Could a meetup called “Context in Mobile UX Strategy: The Importance of Being Fickle” come only from someone with a background in continental philosophy? It appears that way when you’re talking to Thomas Wendt, a UX strategist and founder of Surrounding Signifiers, a strategy and design consultancy currently with an innovation team at American Express talking in a midtown Manhattan office. OLC attended this meetup on March 28, 2013.
The context Wendt is talking about concerns the discourse of a mobile UX strategy between user and (portable) device. “Strategy should also be movable, fickle and adaptive. We should be able to adjust based on changing priorities and contexts. It embraces the fickle nature of how we exist in the world.”

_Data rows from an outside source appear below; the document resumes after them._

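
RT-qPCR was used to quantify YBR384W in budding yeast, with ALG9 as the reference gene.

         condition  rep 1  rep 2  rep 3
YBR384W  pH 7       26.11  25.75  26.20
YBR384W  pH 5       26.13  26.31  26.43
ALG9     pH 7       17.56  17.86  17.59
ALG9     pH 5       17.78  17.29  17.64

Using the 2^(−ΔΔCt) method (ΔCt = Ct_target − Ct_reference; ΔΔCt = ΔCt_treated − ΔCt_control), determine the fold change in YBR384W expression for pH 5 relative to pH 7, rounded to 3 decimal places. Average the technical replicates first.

Mean Ct: YBR384W pH 7 26.020; YBR384W pH 5 26.290; ALG9 pH 7 17.670; ALG9 pH 5 17.570
ΔCt(pH 7) = 26.020 − 17.670 = 8.350
ΔCt(pH 5) = 26.290 − 17.570 = 8.720
ΔΔCt = 8.720 − 8.350 = 0.370
Fold change = 2^(−0.370) = 0.7738

0.774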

But Wendt is not fickle when it comes to mobile design practices, as he adheres to the following:
1. Contextual inquiry. Observe directly within the context of everyday use
2. Ethnography. Observe indirectly within the context of everyday use
3. Participatory design. Have users participate in the design process
4. Storyboarding. Sketch a narrative from beginning to end
5. Contextual personas. A great place to start…a terrible place to end(?)
Explaining the latter, he breaks the context of personas as doing (involving physical activity and ability habits), thinking (involving cognitive assumptions, educational ability) and feeling (involving psychological state, anxiety, confidence, stress, desire).
Context for him is cultural, for only then can have its meaning. For his industry, “meaning emerges out of the difference between self, world and micro world.”
What makes mobile portable? “Mobile is about potential and adaptation. The portable phone became mobile when we establish discourse with them,” he said.
Wendt emphasizes how the interface is not just a screen, but an interaction space. He sees how the interface has evolved from being a screen-based graphic to a discourse-based one that involves a more natural and organic interface—for instance, those touch-enabled computers and Google glasses.
Yes, it’s been that long since the era of the command line and graphical interfaces.